TempNoise — Fig.1 Two kinds of temperature sensor noise

MCU Board: Akizuki H8/3664F
Apps: TDS298 & Slip21
Sampling period: 1min
Filename: H8dell2tmp

Fig.3 Voltage follower effect, M4Offset:0

Filename: 4M1TDec14
Sampling period: 1min
Date/Time: 1212140122 - 1212142106

Filename: 4M1TDec15at23
Sampling period: 1min

I found the abnormal M4 output under 15°C, when I began measuring my room temperature by MCU averaging A/D inputs. I stopped to work Slip21 and TDS298 and checked M4 output on my desk. It seemed that the sensor is different from my order part model. When I opend the output from A/D input, the output value rised. I measured the value by DSO. I doubted the load driving ability of the sensor. The data sheet describs to load 50uA. I calculated the output impedance of source load. The equivalent resistor was 25kΩ! I thought that M4 indicated larger temperature than M3 because the sink load impedance is rather big. It was lucky that I used LM358 OP amplifier. LM358 is dual type. I decided the unused one as voltage follwer to lower output impedance. The below graph shows M3 temperature is the same of M4 under 15°C, when the M4 offset is zero. It means that the senor model is different from my order one. The lower temperature limit of the one on my board is 10°C.

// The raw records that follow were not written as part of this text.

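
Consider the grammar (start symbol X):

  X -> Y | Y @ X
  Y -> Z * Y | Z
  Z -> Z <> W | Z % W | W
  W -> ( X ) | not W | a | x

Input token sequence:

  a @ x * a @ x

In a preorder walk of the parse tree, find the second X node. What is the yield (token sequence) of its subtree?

x * a @ x

[X [Y [Z [W a]]] @ [X [Y [Z [W x]] * [Y [Z [W a]]]] @ [X [Y [Z [W x]]]]]]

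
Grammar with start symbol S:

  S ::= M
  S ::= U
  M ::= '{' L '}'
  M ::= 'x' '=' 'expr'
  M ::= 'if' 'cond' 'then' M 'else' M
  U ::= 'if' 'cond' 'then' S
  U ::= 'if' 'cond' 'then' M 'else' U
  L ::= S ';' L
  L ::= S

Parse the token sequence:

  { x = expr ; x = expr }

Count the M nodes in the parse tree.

[S [M { [L [S [M x = expr]] ; [L [S [M x = expr]]]] }]]

3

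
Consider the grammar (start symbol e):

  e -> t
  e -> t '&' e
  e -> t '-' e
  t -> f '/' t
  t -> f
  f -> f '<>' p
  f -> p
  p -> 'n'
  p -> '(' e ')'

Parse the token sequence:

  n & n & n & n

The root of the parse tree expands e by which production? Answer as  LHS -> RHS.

e -> t '&' e

[e [t [f [p n]]] & [e [t [f [p n]]] & [e [t [f [p n]]] & [e [t [f [p n]]]]]]]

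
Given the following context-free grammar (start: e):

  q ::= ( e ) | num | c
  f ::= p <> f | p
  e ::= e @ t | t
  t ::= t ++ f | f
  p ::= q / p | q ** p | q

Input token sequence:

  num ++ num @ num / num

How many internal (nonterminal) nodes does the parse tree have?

[e [e [t [t [f [p [q num]]]] ++ [f [p [q num]]]]] @ [t [f [p [q num] / [p [q num]]]]]]

16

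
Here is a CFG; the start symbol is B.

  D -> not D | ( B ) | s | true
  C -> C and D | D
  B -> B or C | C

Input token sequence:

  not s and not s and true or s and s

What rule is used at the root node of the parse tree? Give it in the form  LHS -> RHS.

[B [B [C [C [C [D not [D s]]] and [D not [D s]]] and [D true]]] or [C [C [D s]] and [D s]]]

B -> B or C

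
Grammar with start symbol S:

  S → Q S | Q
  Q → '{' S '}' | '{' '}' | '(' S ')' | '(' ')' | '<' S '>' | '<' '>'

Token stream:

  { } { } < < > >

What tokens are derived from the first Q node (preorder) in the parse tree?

[S [Q { }] [S [Q { }] [S [Q < [S [Q < >]] >]]]]

{ }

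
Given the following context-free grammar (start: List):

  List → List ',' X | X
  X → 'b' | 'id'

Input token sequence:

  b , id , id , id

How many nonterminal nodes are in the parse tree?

[List [List [List [List [X b]] , [X id]] , [X id]] , [X id]]

8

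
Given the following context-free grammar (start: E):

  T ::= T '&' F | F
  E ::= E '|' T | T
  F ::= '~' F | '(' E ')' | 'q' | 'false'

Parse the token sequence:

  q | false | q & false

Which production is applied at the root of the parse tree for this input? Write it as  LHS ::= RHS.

[E [E [E [T [F q]]] | [T [F false]]] | [T [T [F q]] & [F false]]]

E ::= E '|' T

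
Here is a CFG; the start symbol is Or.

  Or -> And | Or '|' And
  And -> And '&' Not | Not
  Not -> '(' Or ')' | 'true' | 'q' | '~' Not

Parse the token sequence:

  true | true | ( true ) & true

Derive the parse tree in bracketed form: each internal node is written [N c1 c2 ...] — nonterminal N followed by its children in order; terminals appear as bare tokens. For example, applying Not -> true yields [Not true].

[Or [Or [Or [And [Not true]]] | [And [Not true]]] | [And [And [Not ( [Or [And [Not true]]] )]] & [Not true]]]

Or
Or | And
Or | And | And
And | And | And
Not | And | And
true | And | And
true | Not | And
true | true | And
true | true | And & Not
true | true | Not & Not
true | true | ( Or ) & Not
true | true | ( And ) & Not
true | true | ( Not ) & Not
true | true | ( true ) & Not
true | true | ( true ) & true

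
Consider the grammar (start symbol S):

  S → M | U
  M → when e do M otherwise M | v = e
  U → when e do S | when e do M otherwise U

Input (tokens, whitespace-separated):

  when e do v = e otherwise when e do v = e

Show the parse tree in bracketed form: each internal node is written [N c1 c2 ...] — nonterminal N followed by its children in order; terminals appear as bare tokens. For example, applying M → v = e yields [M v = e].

S
U
when e do M otherwise U
when e do v = e otherwise U
when e do v = e otherwise when e do S
when e do v = e otherwise when e do M
when e do v = e otherwise when e do v = e

[S [U when e do [M v = e] otherwise [U when e do [S [M v = e]]]]]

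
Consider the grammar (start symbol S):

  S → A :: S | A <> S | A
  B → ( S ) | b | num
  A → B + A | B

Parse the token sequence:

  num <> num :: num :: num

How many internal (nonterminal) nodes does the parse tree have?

12

[S [A [B num]] <> [S [A [B num]] :: [S [A [B num]] :: [S [A [B num]]]]]]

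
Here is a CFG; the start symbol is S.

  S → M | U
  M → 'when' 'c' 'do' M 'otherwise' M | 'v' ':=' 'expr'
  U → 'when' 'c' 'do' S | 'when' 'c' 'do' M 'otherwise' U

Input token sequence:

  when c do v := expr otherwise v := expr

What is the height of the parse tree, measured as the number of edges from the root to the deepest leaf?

3

[S [M when c do [M v := expr] otherwise [M v := expr]]]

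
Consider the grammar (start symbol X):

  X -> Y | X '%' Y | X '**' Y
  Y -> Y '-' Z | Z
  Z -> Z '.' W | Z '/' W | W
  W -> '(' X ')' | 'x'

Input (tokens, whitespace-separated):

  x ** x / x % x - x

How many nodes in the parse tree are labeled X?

[X [X [X [Y [Z [W x]]]] ** [Y [Z [Z [W x]] / [W x]]]] % [Y [Y [Z [W x]]] - [Z [W x]]]]

3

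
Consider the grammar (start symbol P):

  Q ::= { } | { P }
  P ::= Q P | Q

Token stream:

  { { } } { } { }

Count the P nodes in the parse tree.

4

[P [Q { [P [Q { }]] }] [P [Q { }] [P [Q { }]]]]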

I open my mother board circuit (3664.pdf) and hope that you will design another circuit. My circuit is not best because I used limited parts in my part box.

App TDS298

Board: Akizuki H8/3664F

DSO transmits digital voltage in ASCII whatever someone selects any volt range, but TDS298 has to transform A/D outputs considering gain by OP amplifier, when the amplifier amplifies sensor output. So I programmed another text box to show A/D input voltage before amplifying inculding no other amplifying A/D inputs in decimal. You can set up the Gain and the AN number in Gain Group. You see the amplified voltage under the receiving data box with AN number. I moved the clock in the Run tab on the top of the receiving data box. You can see the second clock, even when you open any tab.

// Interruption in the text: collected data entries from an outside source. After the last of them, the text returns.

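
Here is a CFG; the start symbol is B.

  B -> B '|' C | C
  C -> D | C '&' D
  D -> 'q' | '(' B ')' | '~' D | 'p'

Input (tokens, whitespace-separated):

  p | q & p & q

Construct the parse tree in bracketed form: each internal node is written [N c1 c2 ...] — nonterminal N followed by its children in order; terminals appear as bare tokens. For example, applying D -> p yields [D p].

[B [B [C [D p]]] | [C [C [C [D q]] & [D p]] & [D q]]]

B
B | C
C | C
D | C
p | C
p | C & D
p | C & D & D
p | D & D & D
p | q & D & D
p | q & p & D
p | q & p & q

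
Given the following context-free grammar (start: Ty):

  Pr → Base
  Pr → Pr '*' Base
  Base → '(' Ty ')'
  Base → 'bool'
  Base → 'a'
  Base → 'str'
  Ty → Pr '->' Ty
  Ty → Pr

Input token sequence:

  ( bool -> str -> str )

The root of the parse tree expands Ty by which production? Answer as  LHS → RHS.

[Ty [Pr [Base ( [Ty [Pr [Base bool]] -> [Ty [Pr [Base str]] -> [Ty [Pr [Base str]]]]] )]]]

Ty → Pr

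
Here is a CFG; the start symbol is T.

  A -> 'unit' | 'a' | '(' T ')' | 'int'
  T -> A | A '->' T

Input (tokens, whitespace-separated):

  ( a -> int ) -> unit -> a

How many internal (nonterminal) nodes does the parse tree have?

[T [A ( [T [A a] -> [T [A int]]] )] -> [T [A unit] -> [T [A a]]]]

10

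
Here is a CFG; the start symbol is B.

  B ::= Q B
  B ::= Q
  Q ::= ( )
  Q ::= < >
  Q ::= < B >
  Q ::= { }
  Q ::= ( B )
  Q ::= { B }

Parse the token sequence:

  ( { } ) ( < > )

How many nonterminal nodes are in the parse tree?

[B [Q ( [B [Q { }]] )] [B [Q ( [B [Q < >]] )]]]

8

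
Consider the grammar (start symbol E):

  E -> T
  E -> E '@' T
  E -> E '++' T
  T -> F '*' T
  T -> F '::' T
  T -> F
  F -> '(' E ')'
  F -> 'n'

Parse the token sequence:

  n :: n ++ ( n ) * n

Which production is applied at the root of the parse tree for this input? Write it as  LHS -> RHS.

E -> E '++' T

[E [E [T [F n] :: [T [F n]]]] ++ [T [F ( [E [T [F n]]] )] * [T [F n]]]]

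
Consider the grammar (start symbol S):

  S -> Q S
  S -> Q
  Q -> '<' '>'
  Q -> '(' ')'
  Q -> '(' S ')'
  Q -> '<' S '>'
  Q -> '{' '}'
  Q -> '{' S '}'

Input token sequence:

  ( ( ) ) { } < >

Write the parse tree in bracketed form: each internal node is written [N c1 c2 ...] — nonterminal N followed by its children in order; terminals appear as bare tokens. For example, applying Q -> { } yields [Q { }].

[S [Q ( [S [Q ( )]] )] [S [Q { }] [S [Q < >]]]]

S
Q S
( S ) S
( Q ) S
( ( ) ) S
( ( ) ) Q S
( ( ) ) { } S
( ( ) ) { } Q
( ( ) ) { } < >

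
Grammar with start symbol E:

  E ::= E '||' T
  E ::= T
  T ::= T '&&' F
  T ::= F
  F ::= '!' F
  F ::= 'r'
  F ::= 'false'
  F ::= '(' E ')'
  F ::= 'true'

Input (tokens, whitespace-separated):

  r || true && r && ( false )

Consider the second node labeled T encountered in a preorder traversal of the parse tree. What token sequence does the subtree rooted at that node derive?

[E [E [T [F r]]] || [T [T [T [F true]] && [F r]] && [F ( [E [T [F false]]] )]]]

true && r && ( false )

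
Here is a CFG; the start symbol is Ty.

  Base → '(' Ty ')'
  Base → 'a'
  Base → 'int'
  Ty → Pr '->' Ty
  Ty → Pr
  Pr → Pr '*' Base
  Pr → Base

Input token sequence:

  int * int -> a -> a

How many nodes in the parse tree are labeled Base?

[Ty [Pr [Pr [Base int]] * [Base int]] -> [Ty [Pr [Base a]] -> [Ty [Pr [Base a]]]]]

4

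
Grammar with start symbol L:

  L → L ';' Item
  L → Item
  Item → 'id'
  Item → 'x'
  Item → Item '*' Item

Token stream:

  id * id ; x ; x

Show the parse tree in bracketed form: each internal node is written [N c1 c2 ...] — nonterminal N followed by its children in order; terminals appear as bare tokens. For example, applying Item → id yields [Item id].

[L [L [L [Item [Item id] * [Item id]]] ; [Item x]] ; [Item x]]

L
L ; Item
L ; Item ; Item
Item ; Item ; Item
Item * Item ; Item ; Item
id * Item ; Item ; Item
id * id ; Item ; Item
id * id ; x ; Item
id * id ; x ; x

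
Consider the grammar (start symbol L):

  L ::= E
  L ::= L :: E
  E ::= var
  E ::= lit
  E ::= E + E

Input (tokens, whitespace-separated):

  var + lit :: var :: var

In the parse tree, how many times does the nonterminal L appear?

[L [L [L [E [E var] + [E lit]]] :: [E var]] :: [E var]]

3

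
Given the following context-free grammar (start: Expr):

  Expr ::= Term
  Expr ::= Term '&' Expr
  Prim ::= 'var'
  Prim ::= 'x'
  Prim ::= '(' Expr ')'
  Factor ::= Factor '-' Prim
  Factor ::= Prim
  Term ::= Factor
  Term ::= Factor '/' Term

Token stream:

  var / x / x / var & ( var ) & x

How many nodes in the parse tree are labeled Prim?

[Expr [Term [Factor [Prim var]] / [Term [Factor [Prim x]] / [Term [Factor [Prim x]] / [Term [Factor [Prim var]]]]]] & [Expr [Term [Factor [Prim ( [Expr [Term [Factor [Prim var]]]] )]]] & [Expr [Term [Factor [Prim x]]]]]]

7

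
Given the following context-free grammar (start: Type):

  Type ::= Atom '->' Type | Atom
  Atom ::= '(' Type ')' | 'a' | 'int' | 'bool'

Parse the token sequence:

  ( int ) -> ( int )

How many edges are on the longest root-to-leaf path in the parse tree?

[Type [Atom ( [Type [Atom int]] )] -> [Type [Atom ( [Type [Atom int]] )]]]

5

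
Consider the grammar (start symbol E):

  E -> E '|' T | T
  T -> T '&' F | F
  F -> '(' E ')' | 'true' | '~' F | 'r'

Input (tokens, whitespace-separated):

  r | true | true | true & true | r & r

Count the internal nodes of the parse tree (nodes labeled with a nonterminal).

[E [E [E [E [E [T [F r]]] | [T [F true]]] | [T [F true]]] | [T [T [F true]] & [F true]]] | [T [T [F r]] & [F r]]]

19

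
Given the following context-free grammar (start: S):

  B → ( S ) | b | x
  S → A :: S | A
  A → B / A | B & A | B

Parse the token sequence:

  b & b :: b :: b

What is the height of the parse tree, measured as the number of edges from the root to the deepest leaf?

[S [A [B b] & [A [B b]]] :: [S [A [B b]] :: [S [A [B b]]]]]

5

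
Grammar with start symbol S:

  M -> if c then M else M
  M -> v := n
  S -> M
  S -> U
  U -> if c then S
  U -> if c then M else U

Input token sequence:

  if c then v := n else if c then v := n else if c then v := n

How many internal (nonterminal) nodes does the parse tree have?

8

[S [U if c then [M v := n] else [U if c then [M v := n] else [U if c then [S [M v := n]]]]]]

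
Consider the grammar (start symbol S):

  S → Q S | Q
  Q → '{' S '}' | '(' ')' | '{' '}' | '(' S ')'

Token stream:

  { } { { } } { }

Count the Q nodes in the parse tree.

[S [Q { }] [S [Q { [S [Q { }]] }] [S [Q { }]]]]

4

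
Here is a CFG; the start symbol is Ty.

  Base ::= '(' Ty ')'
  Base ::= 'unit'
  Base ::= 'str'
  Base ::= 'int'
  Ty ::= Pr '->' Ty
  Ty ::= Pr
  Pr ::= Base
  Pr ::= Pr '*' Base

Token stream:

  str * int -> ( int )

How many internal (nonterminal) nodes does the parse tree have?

11

[Ty [Pr [Pr [Base str]] * [Base int]] -> [Ty [Pr [Base ( [Ty [Pr [Base int]]] )]]]]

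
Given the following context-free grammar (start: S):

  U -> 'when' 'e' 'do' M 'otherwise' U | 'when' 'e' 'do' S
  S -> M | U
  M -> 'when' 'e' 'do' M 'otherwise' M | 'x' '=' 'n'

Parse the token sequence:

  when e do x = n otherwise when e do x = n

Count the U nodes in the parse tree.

2

[S [U when e do [M x = n] otherwise [U when e do [S [M x = n]]]]]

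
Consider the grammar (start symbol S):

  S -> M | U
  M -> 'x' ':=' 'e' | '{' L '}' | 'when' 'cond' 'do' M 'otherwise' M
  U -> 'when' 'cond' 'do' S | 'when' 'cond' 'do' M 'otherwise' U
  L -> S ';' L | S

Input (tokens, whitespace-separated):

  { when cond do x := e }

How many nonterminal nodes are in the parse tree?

[S [M { [L [S [U when cond do [S [M x := e]]]]] }]]

7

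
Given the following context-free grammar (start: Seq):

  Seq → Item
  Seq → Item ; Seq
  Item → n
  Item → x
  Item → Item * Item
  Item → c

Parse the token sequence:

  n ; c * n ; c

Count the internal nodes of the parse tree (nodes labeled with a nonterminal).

[Seq [Item n] ; [Seq [Item [Item c] * [Item n]] ; [Seq [Item c]]]]

8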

I always have measured charging battery voltage, the sun light power and room temperature at every minute. Room temperature usually does not vary at every minute, some users may measure some data at 2 or more minutes. If someone will measure at every hour for a year, the record numger will be 8600. I have already confirmed that Slip21 recorded and drew more than 56k records measured by 1 minute sampling peiod. So I programmed TDS298 to select sampling period 1, 2, 5, 10, 20, 30 and 60 minute.